Investors are nervous that some banks, notably Citigroup Inc. and Bank of America Corp., might have to get more capital from the government or other investors. Going in to yesterday's session, the Dow had lost 59 points this week.

Yesterday's GDP report follows recent data that suggests consumers have taken on a more upbeat outlook on the economy, which can translate into more spending and bigger corporate profits. On Tuesday, a report showing a sharp jump in consumer confidence in April helped pull stocks from an early decline and left the market with just modest losses.

Better-than-expected earnings have been boosting the market as well. Media conglomerate Time Warner Inc. said first-quarter profit fell 14 percent on deteriorating ad sales, but the results were better than expected. Defense contractor General Dynamics Corp.'s first-quarter earnings rose 3 percent on sales of warships and other military equipment.

Investors are still keenly focused on the financial sector, though.

Bank of America held a contentious annual meeting yesterday. Shareholders ousted Ken Lewis as chairman after shareholders angry about the company's acquisition of Merrill Lynch & Co. voted to separate that job from the one of chief executive. The Charlotte, North Carolina, bank is one of the biggest recipients of government support.

Meanwhile, Citigroup, which has also received large amounts of federal aid, is trying to figure out how to retain workers. Citigroup CEO Vikram Pandit has talked with Treasury Secretary Timothy Geithner about the possibility of paying special bonuses to keep demoralized workers from getting scooped up by competitors, a person familiar with the matter said. The person, who spoke on condition of anonymity, was not authorized to disclose details about the private talks.

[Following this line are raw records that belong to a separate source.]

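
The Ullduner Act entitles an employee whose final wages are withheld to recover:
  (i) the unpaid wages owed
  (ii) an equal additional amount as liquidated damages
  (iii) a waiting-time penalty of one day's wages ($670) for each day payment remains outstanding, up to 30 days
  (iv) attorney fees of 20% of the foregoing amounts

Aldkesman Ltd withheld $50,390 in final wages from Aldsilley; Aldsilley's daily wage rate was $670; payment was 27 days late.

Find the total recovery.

$142,644

Liquidated damages (equal amount): $50,390
Penalty days: min(27, 30) = 27
Waiting-time penalty: 27 × $670 = $18,090
Subtotal: $50,390 + $50,390 + $18,090 = $118,870
Attorney fees: 20% of $118,870 = $23,774
Total award: $118,870 + $23,774 = $142,644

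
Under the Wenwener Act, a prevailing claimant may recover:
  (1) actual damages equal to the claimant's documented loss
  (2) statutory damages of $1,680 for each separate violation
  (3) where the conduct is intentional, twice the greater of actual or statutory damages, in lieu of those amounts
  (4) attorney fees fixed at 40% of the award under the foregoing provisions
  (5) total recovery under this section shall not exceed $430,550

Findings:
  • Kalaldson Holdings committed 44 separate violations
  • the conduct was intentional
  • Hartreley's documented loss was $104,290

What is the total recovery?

Statutory damages: 44 × $1,680 = $73,920
Greater of actual damages ($104,290) or statutory damages ($73,920): $104,290
Doubled: 2 × $104,290 = $208,580
Attorney fees: 40% of $208,580 = $83,432
Total before cap: $208,580 + $83,432 = $292,012
Cap at $430,550: $292,012 is within the cap, no reduction.

$292,012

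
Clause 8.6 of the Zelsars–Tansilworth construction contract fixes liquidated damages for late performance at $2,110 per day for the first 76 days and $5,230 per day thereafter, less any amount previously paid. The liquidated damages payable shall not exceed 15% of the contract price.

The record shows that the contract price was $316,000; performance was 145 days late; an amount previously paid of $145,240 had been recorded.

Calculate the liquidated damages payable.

First 76 days: 76 × $2,110 = $160,360
Remaining days: (145 − 76) × $5,230 = $360,870
Accrued per-day damages: $160,360 + $360,870 = $521,230
Less amount previously paid: $521,230 − $145,240 = $375,990
Cap: 15% of $316,000 = $47,400
Cap at $47,400: $375,990 exceeds the cap → $47,400

$47,400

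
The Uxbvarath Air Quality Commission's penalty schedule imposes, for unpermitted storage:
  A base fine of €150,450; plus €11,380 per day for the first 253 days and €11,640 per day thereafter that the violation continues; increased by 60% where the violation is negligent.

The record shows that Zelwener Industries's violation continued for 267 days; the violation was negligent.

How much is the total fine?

First 253 days: 253 × €11,380 = €2,879,140
Remaining days: (267 − 253) × €11,640 = €162,960
Per-day component: €2,879,140 + €162,960 = €3,042,100
Base plus per-day: €150,450 + €3,042,100 = €3,192,550
Enhancement: 60% of €3,192,550 = €1,915,530
Enhanced fine: €3,192,550 + €1,915,530 = €5,108,080

Civil penalty: €5,108,080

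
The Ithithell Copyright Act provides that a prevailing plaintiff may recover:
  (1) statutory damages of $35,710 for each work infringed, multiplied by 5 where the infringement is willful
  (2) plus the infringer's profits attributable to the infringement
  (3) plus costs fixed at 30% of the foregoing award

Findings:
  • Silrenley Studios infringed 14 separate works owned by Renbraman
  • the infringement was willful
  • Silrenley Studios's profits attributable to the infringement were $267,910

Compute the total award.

Statutory damages: 14 × $35,710 = $499,940
Multiplied by 5: 5 × $499,940 = $2,499,700
Combined award: $2,499,700 + $267,910 = $2,767,610
Costs: 30% of $2,767,610 = $830,283
Award plus costs: $2,767,610 + $830,283 = $3,597,893

$3,597,893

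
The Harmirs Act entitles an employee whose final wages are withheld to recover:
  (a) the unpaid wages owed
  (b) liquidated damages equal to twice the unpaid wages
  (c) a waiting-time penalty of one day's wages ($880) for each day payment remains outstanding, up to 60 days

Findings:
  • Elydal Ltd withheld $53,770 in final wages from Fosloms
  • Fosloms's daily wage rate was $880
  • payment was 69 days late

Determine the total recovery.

Doubled: 2 × $53,770 = $107,540
Penalty days: min(69, 60) = 60
Waiting-time penalty: 60 × $880 = $52,800
Total award: $53,770 + $107,540 + $52,800 = $214,110

$214,110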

According to a report in The Wall Street Journal late Tuesday, some key employees are threatening to leave the company because of pay restrictions the government placed on the bank.

Bank of America rose 53 cents, or 6.5 percent, to $8.68, while Citigroup rose 23 cents, or 8 percent, to US$3.12.

In other trading, the Russell 2000 index of smaller companies rose 18.63, or 3.9 percent, to 491.47.

About five stocks rose for every one that fell on the New York Stock Exchange, where volume came to 1.5 billion shares.

Bond prices fell after the Fed said it saw signs that the economy was finding its footing. That decreased demand for the safety of government debt and pushed the yield on the 10-year Treasury note up to 3.11 percent from 3.01 percent on Tuesday.